The total length of the videos in this section is approximately 9 minutes, but you will also spend time running code while completing this section.

You can also view all the videos in this section at the YouTube playlist linked here.

Please download the code file:

Linear Regression

RPart4b.1.Regression.mp4

Question 1: What will you get if you run the following code?

plot(xvalues, yvalues)

abline(lm$coef)

A plot of your x and y values with a regression line drawn on top
A plot of expected x and y values with a line connecting all of your points drawn on top

Show answer

The first option. The function plot(xvalues, yvalues) will make a scatterplot of those values and abline(lm$coef) will draw a regression line on top of your plot.

Interactions and predictors

RPart4b.2.InteractionsAndPredictors.mp4

Question 2: Are the following statements equivalent?

lm(Age~Height+Weight+Height:Weight)
lm(Age~Height*Weight)

Show answer

Yes, they are equivalent.

Summary of ways to run a model (also appeared in R 4a)

Suppose that the data is called d, the outcome variable is Y, and the predictor variables are named X and Z.

The following lines show different ways to run a regression tree or linear regression.

ctree(d$Y~d$X) # works fine

lm(d$Y~d$X)

ctree(Y~X, data=d) # better, and necessary if using the predict function afterwards

lm(Y~X, data=d)

ctree(Y~X+Z, data=d) # multiple predictors

lm(Y~X+Z, data=d)

lm(Y~X+Z+X:Z, data=d) # interaction term (you don't ask for interactions when running a tree, because the idea of interactions is built into the tree algorithm)

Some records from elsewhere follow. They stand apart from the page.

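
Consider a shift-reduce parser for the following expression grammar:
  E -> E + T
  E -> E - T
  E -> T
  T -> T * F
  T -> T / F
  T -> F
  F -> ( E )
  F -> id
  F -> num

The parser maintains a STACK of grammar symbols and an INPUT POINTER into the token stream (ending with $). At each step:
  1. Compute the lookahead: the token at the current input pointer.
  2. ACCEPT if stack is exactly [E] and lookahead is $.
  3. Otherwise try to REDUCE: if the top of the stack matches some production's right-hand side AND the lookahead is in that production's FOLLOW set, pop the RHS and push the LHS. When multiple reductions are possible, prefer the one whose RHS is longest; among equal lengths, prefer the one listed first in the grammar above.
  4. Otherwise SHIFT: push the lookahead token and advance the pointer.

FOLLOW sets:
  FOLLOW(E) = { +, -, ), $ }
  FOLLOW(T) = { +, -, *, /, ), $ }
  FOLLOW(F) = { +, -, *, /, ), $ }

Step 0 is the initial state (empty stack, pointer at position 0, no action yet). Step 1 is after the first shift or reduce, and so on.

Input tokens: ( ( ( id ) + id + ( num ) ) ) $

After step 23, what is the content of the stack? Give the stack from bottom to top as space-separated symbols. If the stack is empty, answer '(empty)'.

Step 1: shift (. Stack=[(] ptr=1 lookahead=( remaining=[( ( id ) + id + ( num ) ) ) $]
Step 2: shift (. Stack=[( (] ptr=2 lookahead=( remaining=[( id ) + id + ( num ) ) ) $]
Step 3: shift (. Stack=[( ( (] ptr=3 lookahead=id remaining=[id ) + id + ( num ) ) ) $]
Step 4: shift id. Stack=[( ( ( id] ptr=4 lookahead=) remaining=[) + id + ( num ) ) ) $]
Step 5: reduce F->id. Stack=[( ( ( F] ptr=4 lookahead=) remaining=[) + id + ( num ) ) ) $]
Step 6: reduce T->F. Stack=[( ( ( T] ptr=4 lookahead=) remaining=[) + id + ( num ) ) ) $]
Step 7: reduce E->T. Stack=[( ( ( E] ptr=4 lookahead=) remaining=[) + id + ( num ) ) ) $]
Step 8: shift ). Stack=[( ( ( E )] ptr=5 lookahead=+ remaining=[+ id + ( num ) ) ) $]
Step 9: reduce F->( E ). Stack=[( ( F] ptr=5 lookahead=+ remaining=[+ id + ( num ) ) ) $]
Step 10: reduce T->F. Stack=[( ( T] ptr=5 lookahead=+ remaining=[+ id + ( num ) ) ) $]
Step 11: reduce E->T. Stack=[( ( E] ptr=5 lookahead=+ remaining=[+ id + ( num ) ) ) $]
Step 12: shift +. Stack=[( ( E +] ptr=6 lookahead=id remaining=[id + ( num ) ) ) $]
Step 13: shift id. Stack=[( ( E + id] ptr=7 lookahead=+ remaining=[+ ( num ) ) ) $]
Step 14: reduce F->id. Stack=[( ( E + F] ptr=7 lookahead=+ remaining=[+ ( num ) ) ) $]
Step 15: reduce T->F. Stack=[( ( E + T] ptr=7 lookahead=+ remaining=[+ ( num ) ) ) $]
Step 16: reduce E->E + T. Stack=[( ( E] ptr=7 lookahead=+ remaining=[+ ( num ) ) ) $]
Step 17: shift +. Stack=[( ( E +] ptr=8 lookahead=( remaining=[( num ) ) ) $]
Step 18: shift (. Stack=[( ( E + (] ptr=9 lookahead=num remaining=[num ) ) ) $]
Step 19: shift num. Stack=[( ( E + ( num] ptr=10 lookahead=) remaining=[) ) ) $]
Step 20: reduce F->num. Stack=[( ( E + ( F] ptr=10 lookahead=) remaining=[) ) ) $]
Step 21: reduce T->F. Stack=[( ( E + ( T] ptr=10 lookahead=) remaining=[) ) ) $]
Step 22: reduce E->T. Stack=[( ( E + ( E] ptr=10 lookahead=) remaining=[) ) ) $]
Step 23: shift ). Stack=[( ( E + ( E )] ptr=11 lookahead=) remaining=[) ) $]

Answer: ( ( E + ( E )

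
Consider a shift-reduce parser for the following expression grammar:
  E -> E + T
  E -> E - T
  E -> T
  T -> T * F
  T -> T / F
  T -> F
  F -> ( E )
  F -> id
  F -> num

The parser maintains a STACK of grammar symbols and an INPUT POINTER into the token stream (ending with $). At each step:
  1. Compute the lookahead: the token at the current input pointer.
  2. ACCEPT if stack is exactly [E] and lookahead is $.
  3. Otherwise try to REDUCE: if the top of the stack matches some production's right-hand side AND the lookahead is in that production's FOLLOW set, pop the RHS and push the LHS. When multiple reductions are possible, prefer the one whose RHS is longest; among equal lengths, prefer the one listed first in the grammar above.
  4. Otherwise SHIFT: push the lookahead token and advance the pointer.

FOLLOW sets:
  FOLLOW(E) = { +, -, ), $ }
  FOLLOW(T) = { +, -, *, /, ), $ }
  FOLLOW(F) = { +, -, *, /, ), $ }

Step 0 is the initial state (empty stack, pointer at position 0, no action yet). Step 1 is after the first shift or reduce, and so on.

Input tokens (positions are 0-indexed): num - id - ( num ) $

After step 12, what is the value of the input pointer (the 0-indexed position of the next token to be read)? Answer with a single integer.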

lm(Y~X*Z, data=d) # short-cut for including main effects and also interaction

ctree(Y~., data=d) # short-cut for including all columns in d as predictors. Note that you can create a "d" that is a subset of the original data set before using this code, if helpful.

lm(Y~., data=d)

Question 3 (also appeared in R 4a): If you want to use 10 predictors, should you type out their names with plus signs in between?

Show answer

Nope. It is usually easier to write a line of code that creates a subset of the data with only these predictors and the outcome variable:

d.subset<-d[ , 5:15]

and then run the regression this way:

output<-lm(Y~., data=d.subset)

And, you're done.

During this tutorial you learned:

To run a regression model with the lm() function
About components of a regression model output
How to check regression assumptions by plotting the residuals against the fitted values
How to define a model with multiple predictors and/or interactions

Operators in review:

…$coef, …$resid, …$fitted.values

Functions in review:

lm(), confint(), abline(...$coef)